Barzin, Tony Dekker (Great Lake Swimmers) and Suzanne Hancock were the central musicians on the album, while Don Kerr, Sandro Perri (Polmo Polpo), Tamara Williamson, Lewis Melville, and Matt Verta-Ray (Heavy Trash) all helped shape its remarkable sound. The lovely string arrangements were scored by Karen Graves (who also arranged Hayden's Skyscraper National Park). My Life In Rooms was recorded over two years at locations as varied as a Southern Ontario farm, a NYC studio, and assorted office spaces and basements; the end result is an album that is both haunting and mesmerizing.
UK-based label Monotreme Records will also release My Life In Rooms in 2006.
Word Magazine January 2008 ('Barzin')
Superior sundowner music from talented Toronto singer-songwriter
"This is a case study in powerful stillness, the musical equivalent of watching Robert Mitchum in close-up, every tiny tremor and twitch taking on a compelling resonance.

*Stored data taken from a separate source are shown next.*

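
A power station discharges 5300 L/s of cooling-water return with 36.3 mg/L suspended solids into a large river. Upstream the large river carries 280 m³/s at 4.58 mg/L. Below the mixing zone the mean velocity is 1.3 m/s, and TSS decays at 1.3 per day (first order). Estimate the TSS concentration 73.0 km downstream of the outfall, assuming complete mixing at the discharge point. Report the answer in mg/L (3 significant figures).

5300 L/s = 5.3 m³/s.
After complete mixing, C₀ = (5.3·36.3 + 280·4.58) / 285.3 = 5.169 mg/L.
Travel time t = 7.3e+04 m / 1.3 m/s = 5.615e+04 s = 0.6499 d.
C = 5.169·exp(−1.3·0.6499) = 5.169·0.4296 = 2.221 mg/L.

2.22 mg/L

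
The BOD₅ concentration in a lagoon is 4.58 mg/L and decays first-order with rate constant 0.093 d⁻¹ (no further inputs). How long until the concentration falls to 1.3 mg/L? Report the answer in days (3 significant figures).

t = ln(C₀/C)/k = ln(4.58/1.3)/0.093 = 1.259/0.093 = 13.54 d.

13.5 d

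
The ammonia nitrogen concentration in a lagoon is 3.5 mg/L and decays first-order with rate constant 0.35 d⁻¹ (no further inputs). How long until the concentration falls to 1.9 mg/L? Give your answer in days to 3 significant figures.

t = ln(C₀/C)/k = ln(3.5/1.9)/0.35 = 0.6109/0.35 = 1.745 d.

1.75 d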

Barzin fills the wide open spaces of his music with grace and care, mostly with the slow swish of brushes and fat notes of guitar reverb that hang in the air like raindrops from telephone wires. His soft whisper of a voice falls somewhere between a prayer and a threat, promising on Pale Blue Eyes that "you do not know how far you will fall.
The emphasis throughout is on texture rather than tunes, like a prolonged immersion in warm, salty water. Past All Concerns is Mazzy Star's Fade Into You taken to even more luxuriously melancholy heights, while elsewhere friends of American Music Club, Galaxie 500 and Talk Talk's Spirit Of Eden will find much that pleases."